4.  Wagner AE, Walton JA, Hellyer PW, Gaynor JS, Mama KR. Use of low doses of ketamine administered by constant rate infusion as an adjunct for postoperative analgesia in dogs. J Am Vet Med Assoc. 2002;221(1):72–75.

5.  Muir WW, 3rd, Wiese AJ, March PA. Effects of morphine, lidocaine, ketamine, and morphine-lidocaine-ketamine drug combination on minimum alveolar concentration in dogs anesthetized with isoflurane. Am J Vet Res. 2003;64(9):1155–1160.

6.  Pypendop BH, Ilkiw JE. Hemodynamic effects of sevoflurane in cats. Am J Vet Res. 2004;65(1):20–25.

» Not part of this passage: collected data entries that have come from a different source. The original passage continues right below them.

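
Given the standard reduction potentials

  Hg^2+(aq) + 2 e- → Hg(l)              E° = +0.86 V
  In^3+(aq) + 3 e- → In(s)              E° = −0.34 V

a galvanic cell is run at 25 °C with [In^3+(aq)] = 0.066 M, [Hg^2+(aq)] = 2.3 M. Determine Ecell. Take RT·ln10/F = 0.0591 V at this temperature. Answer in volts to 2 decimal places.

+1.23 V

The Hg²⁺/Hg couple has the more positive E°, so it is the cathode; In³⁺/In is the anode.
E°cell = +0.86 − (−0.34) = +1.20 V, with n = 6 electrons transferred.
The balanced reaction is 3 Hg^2+(aq) + 2 In(s) → 3 Hg(l) + 2 In^3+(aq), so Q = [In^3+(aq)]^2 / [Hg^2+(aq)]^3 = 0.000358 and log Q = −3.446.
Applying E = E° − (RT ln10/nF)·log Q gives +1.20 − (0.0591/6)(−3.446) = +1.23 V.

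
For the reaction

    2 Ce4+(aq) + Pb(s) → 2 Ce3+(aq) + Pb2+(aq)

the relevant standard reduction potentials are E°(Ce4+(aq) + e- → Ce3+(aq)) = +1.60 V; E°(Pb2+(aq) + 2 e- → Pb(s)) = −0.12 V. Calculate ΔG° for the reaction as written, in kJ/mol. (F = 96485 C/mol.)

In the reaction as written Ce4+(aq) is reduced, so the Ce⁴⁺/Ce³⁺ couple is the cathode and Pb²⁺/Pb is the anode.
E°cell = +1.60 − (−0.12) = +1.72 V; balancing electrons gives n = 2.
ΔG° = −nFE°cell = −(2)(96485)(+1.72) J/mol = −332 kJ/mol.

−332 kJ/mol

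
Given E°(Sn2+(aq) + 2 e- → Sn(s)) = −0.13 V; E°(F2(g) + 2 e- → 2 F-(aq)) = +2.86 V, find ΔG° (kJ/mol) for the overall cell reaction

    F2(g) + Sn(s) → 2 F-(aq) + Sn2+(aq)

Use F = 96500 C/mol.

−577 kJ/mol

In the reaction as written F2(g) is reduced, so the F₂/F⁻ couple is the cathode and Sn²⁺/Sn is the anode.
E°cell = +2.86 − (−0.13) = +2.99 V; balancing electrons gives n = 2.
ΔG° = −nFE°cell = −(2)(96500)(+2.99) J/mol = −577 kJ/mol.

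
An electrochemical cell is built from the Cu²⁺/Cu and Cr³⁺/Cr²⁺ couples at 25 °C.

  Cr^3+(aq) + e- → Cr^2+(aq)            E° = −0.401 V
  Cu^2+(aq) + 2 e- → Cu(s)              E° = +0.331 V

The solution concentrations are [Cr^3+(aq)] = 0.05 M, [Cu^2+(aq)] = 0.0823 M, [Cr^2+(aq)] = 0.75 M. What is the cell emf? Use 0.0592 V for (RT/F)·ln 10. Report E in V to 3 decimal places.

Cu²⁺/Cu is reduced (cathode, E° = +0.331 V) and Cr³⁺/Cr²⁺ is oxidized (anode).
E°cell = +0.331 − (−0.401) = +0.732 V, with n = 2 electrons transferred.
For the overall reaction Cu^2+(aq) + 2 Cr^2+(aq) → Cu(s) + 2 Cr^3+(aq), Q = [Cr^3+(aq)]^2 / ([Cu^2+(aq)]·[Cr^2+(aq)]^2) = 0.054, giving log Q = −1.268.
Applying E = E° − (RT ln10/nF)·log Q gives +0.732 − (0.0592/2)(−1.268) = +0.770 V.

+0.770 V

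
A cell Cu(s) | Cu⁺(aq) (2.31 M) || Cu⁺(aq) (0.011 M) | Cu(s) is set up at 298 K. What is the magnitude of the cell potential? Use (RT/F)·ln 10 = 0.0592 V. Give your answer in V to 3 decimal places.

For a concentration cell E°cell = 0, since both electrodes use the same couple.
The compartment with the higher Cu⁺(aq) concentration (2.31 M) acts as the cathode; ions are reduced there and produced at the dilute (0.011 M) anode.
With n = 1, Ecell = −(0.0592/1)·log([dilute]/[conc]) = −(0.0592/1)·log(0.011/2.31) = +0.137 V.

0.137 V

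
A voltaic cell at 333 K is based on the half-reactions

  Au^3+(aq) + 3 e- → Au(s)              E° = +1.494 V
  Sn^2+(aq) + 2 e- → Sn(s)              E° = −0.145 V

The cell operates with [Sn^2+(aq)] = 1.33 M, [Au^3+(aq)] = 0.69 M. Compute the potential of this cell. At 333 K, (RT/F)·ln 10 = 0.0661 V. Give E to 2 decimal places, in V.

+1.63 V

The Au³⁺/Au couple has the more positive E°, so it is the cathode; Sn²⁺/Sn is the anode.
The standard potential is +1.494 − (−0.145) = +1.639 V and the balanced reaction transfers n = 6 electrons.
The balanced reaction is 2 Au^3+(aq) + 3 Sn(s) → 2 Au(s) + 3 Sn^2+(aq), so Q = [Sn^2+(aq)]^3 / [Au^3+(aq)]^2 = 4.94 and log Q = 0.694.
Applying E = E° − (RT ln10/nF)·log Q gives +1.639 − (0.0661/6)(0.694) = +1.63 V.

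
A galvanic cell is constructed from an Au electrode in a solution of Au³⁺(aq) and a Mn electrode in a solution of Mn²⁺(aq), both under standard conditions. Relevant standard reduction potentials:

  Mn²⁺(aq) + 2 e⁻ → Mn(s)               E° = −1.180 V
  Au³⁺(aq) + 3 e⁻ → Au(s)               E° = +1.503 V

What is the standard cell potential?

The Au³⁺/Au couple has the higher E°, so Au ion is reduced (cathode) and Mn is oxidized (anode).
E°cell = E°(cathode) − E°(anode) = +1.503 − (−1.180) = +2.683 V.

+2.683 V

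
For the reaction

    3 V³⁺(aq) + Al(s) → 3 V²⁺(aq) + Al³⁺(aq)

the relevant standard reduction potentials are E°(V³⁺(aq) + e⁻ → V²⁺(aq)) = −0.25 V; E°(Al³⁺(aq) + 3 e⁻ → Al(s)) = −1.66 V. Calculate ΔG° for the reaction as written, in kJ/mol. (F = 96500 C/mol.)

In the reaction as written V³⁺(aq) is reduced, so the V³⁺/V²⁺ couple is the cathode and Al³⁺/Al is the anode.
E°cell = −0.25 − (−1.66) = +1.41 V; balancing electrons gives n = 3.
ΔG° = −nFE°cell = −(3)(96500)(+1.41) J/mol = −408 kJ/mol.

−408 kJ/mol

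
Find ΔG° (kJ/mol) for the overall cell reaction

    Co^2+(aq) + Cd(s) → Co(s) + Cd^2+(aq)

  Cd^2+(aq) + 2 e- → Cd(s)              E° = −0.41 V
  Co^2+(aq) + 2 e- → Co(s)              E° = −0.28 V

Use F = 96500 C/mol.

−25.1 kJ/mol

In the reaction as written Co^2+(aq) is reduced, so the Co²⁺/Co couple is the cathode and Cd²⁺/Cd is the anode.
E°cell = −0.28 − (−0.41) = +0.13 V; balancing electrons gives n = 2.
ΔG° = −nFE°cell = −(2)(96500)(+0.13) J/mol = −25.1 kJ/mol.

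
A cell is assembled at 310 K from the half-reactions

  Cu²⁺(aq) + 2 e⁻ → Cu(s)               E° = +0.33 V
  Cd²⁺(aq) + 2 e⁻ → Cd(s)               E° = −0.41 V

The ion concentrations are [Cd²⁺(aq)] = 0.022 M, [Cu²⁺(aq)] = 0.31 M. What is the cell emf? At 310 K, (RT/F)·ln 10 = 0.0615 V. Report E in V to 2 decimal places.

The Cu²⁺/Cu couple has the more positive E°, so it is the cathode; Cd²⁺/Cd is the anode.
E°cell = +0.33 − (−0.41) = +0.74 V, with n = 2 electrons transferred.
Balancing gives Cu²⁺(aq) + Cd(s) → Cu(s) + Cd²⁺(aq); hence Q = [Cd²⁺(aq)] / [Cu²⁺(aq)] = 0.071 (log Q = −1.149).
Applying E = E° − (RT ln10/nF)·log Q gives +0.74 − (0.0615/2)(−1.149) = +0.78 V.

+0.78 V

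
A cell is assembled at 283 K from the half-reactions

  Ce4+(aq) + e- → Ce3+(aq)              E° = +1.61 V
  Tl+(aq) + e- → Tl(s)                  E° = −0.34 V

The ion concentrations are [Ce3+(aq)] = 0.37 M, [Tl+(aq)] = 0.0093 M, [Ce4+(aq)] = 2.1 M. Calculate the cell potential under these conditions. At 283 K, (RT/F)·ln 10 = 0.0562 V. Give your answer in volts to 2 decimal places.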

7.  Liao PY, Chang SC, Chen KS, Wang HC. Decreased postoperative C-reactive protein production in dogs with pyometra through the use of low-dose ketamine. J Vet Emerg Crit Care (San Antonio). 2014;24(3):286–290.

8.  DeClue AE, Cohn LA, Lechner ES, Bryan ME, Dodam JR. Effects of subanesthetic doses of ketamine on hemodynamic and immunologic variables in dogs with experimentally induced endotoxemia. Am J Vet Res. 2008;69(2):228–232.

9.  Ambros B, Duke T. Effect of low dose rate ketamine infusions on thermal and mechanical thresholds in conscious cats. Vet Anaesth Analg. 2013;40(6):e76–82.